Advanced Model Options (Ollama)

Hollama allows you to fine-tune the behavior of Ollama models by adjusting their parameters. These controls are accessible from the Controls tab within a session's prompt editor.

Note: These advanced options are currently only available for Ollama models.

To access these options, click the Settings icon next to the model selector.

Below is a list of the available parameters, based on the OllamaOptions interface defined in the source code.

Model Options

These parameters control the generation process and sampling.

interface OllamaOptions {
  // Generation
  mirostat: number;        // Enable Mirostat sampling.
  mirostat_eta: number;    // Mirostat learning rate.
  mirostat_tau: number;    // Mirostat target surprise value.
  num_ctx: number;         // Context window size.
  num_predict: number;     // Max number of tokens to predict.
  repeat_last_n: number;   // How far back to look for repetitions.
  repeat_penalty: number;  // Penalty for repetition.
  temperature: number;     // Controls randomness.

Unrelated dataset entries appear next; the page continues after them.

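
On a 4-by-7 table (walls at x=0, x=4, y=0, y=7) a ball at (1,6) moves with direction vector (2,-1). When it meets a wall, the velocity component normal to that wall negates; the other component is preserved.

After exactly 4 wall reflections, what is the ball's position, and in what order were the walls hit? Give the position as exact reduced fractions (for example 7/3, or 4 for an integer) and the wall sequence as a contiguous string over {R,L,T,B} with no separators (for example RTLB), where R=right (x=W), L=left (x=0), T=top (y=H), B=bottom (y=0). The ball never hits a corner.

1. t=3/2 → R at (4,9/2); v=(-2,-1)
2. t=2 → L at (0,5/2); v=(2,-1)
3. t=2 → R at (4,1/2); v=(-2,-1)
4. t=1/2 → B at (3,0); v=(-2,1)

Final position: (3,0)
Wall sequence: RLRB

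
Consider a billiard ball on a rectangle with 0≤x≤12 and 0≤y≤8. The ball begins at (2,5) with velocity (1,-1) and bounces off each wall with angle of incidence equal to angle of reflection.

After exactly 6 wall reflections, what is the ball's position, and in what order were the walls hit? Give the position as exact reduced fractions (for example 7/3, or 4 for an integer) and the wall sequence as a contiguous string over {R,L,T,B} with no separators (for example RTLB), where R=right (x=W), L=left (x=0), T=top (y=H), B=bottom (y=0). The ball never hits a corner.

Final position: (7,8)
Wall sequence: BRTBLT

1. t=5 → B at (7,0); v=(1,1)
2. t=5 → R at (12,5); v=(-1,1)
3. t=3 → T at (9,8); v=(-1,-1)
4. t=8 → B at (1,0); v=(-1,1)
5. t=1 → L at (0,1); v=(1,1)
6. t=7 → T at (7,8); v=(1,-1)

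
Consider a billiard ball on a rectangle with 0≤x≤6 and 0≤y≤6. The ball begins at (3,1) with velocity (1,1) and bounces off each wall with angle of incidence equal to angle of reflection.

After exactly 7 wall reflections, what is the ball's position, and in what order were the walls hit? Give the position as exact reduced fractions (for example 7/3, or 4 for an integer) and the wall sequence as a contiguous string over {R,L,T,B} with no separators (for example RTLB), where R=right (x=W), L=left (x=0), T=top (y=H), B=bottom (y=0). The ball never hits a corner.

Final position: (0,2)
Wall sequence: RTLBRTL

1. t=3 → R at (6,4); v=(-1,1)
2. t=2 → T at (4,6); v=(-1,-1)
3. t=4 → L at (0,2); v=(1,-1)
4. t=2 → B at (2,0); v=(1,1)
5. t=4 → R at (6,4); v=(-1,1)
6. t=2 → T at (4,6); v=(-1,-1)
7. t=4 → L at (0,2); v=(1,-1)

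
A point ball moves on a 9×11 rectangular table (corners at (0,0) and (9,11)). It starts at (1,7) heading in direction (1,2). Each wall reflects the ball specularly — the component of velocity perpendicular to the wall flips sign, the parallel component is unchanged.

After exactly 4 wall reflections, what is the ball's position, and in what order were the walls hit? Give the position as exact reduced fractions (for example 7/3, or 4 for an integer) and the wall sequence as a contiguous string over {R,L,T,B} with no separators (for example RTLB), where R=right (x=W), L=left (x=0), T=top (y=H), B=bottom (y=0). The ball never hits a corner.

1. t=2 → T at (3,11); v=(1,-2)
2. t=11/2 → B at (17/2,0); v=(1,2)
3. t=1/2 → R at (9,1); v=(-1,2)
4. t=5 → T at (4,11); v=(-1,-2)

Final position: (4,11)
Wall sequence: TBRT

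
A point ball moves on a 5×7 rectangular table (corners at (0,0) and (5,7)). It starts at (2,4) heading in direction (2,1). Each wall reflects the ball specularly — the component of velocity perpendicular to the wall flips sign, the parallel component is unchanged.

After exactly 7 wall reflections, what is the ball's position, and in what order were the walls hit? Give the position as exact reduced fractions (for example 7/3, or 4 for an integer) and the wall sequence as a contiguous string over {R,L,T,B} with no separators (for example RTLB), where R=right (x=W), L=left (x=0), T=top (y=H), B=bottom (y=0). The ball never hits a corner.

Final position: (5,3/2)
Wall sequence: RTLRLBR

1. t=3/2 → R at (5,11/2); v=(-2,1)
2. t=3/2 → T at (2,7); v=(-2,-1)
3. t=1 → L at (0,6); v=(2,-1)
4. t=5/2 → R at (5,7/2); v=(-2,-1)
5. t=5/2 → L at (0,1); v=(2,-1)
6. t=1 → B at (2,0); v=(2,1)
7. t=3/2 → R at (5,3/2); v=(-2,1)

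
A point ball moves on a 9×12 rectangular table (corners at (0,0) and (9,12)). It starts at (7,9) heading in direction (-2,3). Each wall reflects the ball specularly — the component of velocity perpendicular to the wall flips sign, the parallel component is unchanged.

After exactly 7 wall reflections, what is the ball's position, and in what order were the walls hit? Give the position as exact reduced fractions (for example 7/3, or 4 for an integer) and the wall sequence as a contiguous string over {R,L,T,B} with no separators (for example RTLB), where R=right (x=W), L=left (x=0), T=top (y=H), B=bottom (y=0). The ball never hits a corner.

1. t=1 → T at (5,12); v=(-2,-3)
2. t=5/2 → L at (0,9/2); v=(2,-3)
3. t=3/2 → B at (3,0); v=(2,3)
4. t=3 → R at (9,9); v=(-2,3)
5. t=1 → T at (7,12); v=(-2,-3)
6. t=7/2 → L at (0,3/2); v=(2,-3)
7. t=1/2 → B at (1,0); v=(2,3)

Final position: (1,0)
Wall sequence: TLBRTLB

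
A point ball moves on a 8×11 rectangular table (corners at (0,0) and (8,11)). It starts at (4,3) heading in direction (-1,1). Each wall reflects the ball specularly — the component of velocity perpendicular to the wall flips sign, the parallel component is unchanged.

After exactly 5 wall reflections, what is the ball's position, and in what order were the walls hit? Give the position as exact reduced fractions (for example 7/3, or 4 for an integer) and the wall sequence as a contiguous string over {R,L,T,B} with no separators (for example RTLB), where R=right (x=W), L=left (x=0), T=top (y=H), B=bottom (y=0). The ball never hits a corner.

1. t=4 → L at (0,7); v=(1,1)
2. t=4 → T at (4,11); v=(1,-1)
3. t=4 → R at (8,7); v=(-1,-1)
4. t=7 → B at (1,0); v=(-1,1)
5. t=1 → L at (0,1); v=(1,1)

Final position: (0,1)
Wall sequence: LTRBL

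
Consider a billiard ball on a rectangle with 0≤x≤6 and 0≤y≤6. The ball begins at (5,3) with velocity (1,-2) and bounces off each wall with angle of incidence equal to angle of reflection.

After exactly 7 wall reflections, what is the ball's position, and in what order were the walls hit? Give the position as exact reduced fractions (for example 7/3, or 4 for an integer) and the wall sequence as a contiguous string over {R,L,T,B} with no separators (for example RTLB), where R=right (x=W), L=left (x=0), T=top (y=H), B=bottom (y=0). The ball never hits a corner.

1. t=1 → R at (6,1); v=(-1,-2)
2. t=1/2 → B at (11/2,0); v=(-1,2)
3. t=3 → T at (5/2,6); v=(-1,-2)
4. t=5/2 → L at (0,1); v=(1,-2)
5. t=1/2 → B at (1/2,0); v=(1,2)
6. t=3 → T at (7/2,6); v=(1,-2)
7. t=5/2 → R at (6,1); v=(-1,-2)

Final position: (6,1)
Wall sequence: RBTLBTR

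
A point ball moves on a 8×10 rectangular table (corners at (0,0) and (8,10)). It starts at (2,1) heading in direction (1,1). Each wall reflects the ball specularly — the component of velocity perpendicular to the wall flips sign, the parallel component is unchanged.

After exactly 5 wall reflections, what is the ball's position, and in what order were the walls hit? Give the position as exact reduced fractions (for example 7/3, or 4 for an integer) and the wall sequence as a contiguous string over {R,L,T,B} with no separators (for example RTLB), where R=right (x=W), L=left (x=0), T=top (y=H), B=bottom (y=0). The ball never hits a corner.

Final position: (8,3)
Wall sequence: RTLBR

1. t=6 → R at (8,7); v=(-1,1)
2. t=3 → T at (5,10); v=(-1,-1)
3. t=5 → L at (0,5); v=(1,-1)
4. t=5 → B at (5,0); v=(1,1)
5. t=3 → R at (8,3); v=(-1,1)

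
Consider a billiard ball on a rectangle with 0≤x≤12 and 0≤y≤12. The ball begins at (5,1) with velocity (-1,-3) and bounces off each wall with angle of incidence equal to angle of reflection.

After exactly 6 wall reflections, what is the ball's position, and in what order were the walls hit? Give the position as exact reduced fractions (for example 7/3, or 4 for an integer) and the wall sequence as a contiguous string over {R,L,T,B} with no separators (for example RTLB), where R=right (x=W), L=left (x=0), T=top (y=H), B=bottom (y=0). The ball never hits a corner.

1. t=1/3 → B at (14/3,0); v=(-1,3)
2. t=4 → T at (2/3,12); v=(-1,-3)
3. t=2/3 → L at (0,10); v=(1,-3)
4. t=10/3 → B at (10/3,0); v=(1,3)
5. t=4 → T at (22/3,12); v=(1,-3)
6. t=4 → B at (34/3,0); v=(1,3)

Final position: (34/3,0)
Wall sequence: BTLBTB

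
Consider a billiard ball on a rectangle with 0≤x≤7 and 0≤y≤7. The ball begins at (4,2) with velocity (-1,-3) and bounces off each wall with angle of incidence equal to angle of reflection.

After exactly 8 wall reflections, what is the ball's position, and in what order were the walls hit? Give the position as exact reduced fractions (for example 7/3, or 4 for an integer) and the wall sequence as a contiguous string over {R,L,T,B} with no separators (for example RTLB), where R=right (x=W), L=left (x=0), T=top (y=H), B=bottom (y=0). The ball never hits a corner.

1. t=2/3 → B at (10/3,0); v=(-1,3)
2. t=7/3 → T at (1,7); v=(-1,-3)
3. t=1 → L at (0,4); v=(1,-3)
4. t=4/3 → B at (4/3,0); v=(1,3)
5. t=7/3 → T at (11/3,7); v=(1,-3)
6. t=7/3 → B at (6,0); v=(1,3)
7. t=1 → R at (7,3); v=(-1,3)
8. t=4/3 → T at (17/3,7); v=(-1,-3)

Final position: (17/3,7)
Wall sequence: BTLBTBRT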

Higher is more creative.
  seed: number;            // Random seed for reproducibility.
  stop: string[];          // Sequences where the model will stop generating.
  tfs_z: number;           // Tail-free sampling.
  top_k: number;           // Top-K sampling.
  top_p: number;           // Top-P (nucleus) sampling.
  min_p: number;           // Min-P sampling.

  // Penalties
  penalize_newline: boolean;
  presence_penalty: number;
  frequency_penalty: number;
  typical_p: number;
}

Runtime Options

These parameters affect how the model is loaded and run on the hardware.

interface OllamaOptions {
  // Hardware & Performance
  num_gpu: number;         // Number of GPU layers to use.
  main_gpu: number;        // Main GPU to use.
  low_vram: boolean;       // Use for systems with low VRAM.
  f16_kv: boolean;         // Use 16-bit floats for KV cache.
  numa: boolean;           // Enable NUMA support.
  num_batch: number;       // Batch size for prompt processing.
  num_thread: number;      // Number of threads to use.

  // Memory Management
  use_mmap: boolean;       // Use memory-mapped files.
  use_mlock: boolean;      // Force the model to be kept in RAM.

  // Other
  num_keep: number;        // Number of tokens to keep from the start of the context.
  vocab_only: boolean;
}

For a detailed explanation of each parameter, please refer to the official Ollama documentation on parameters.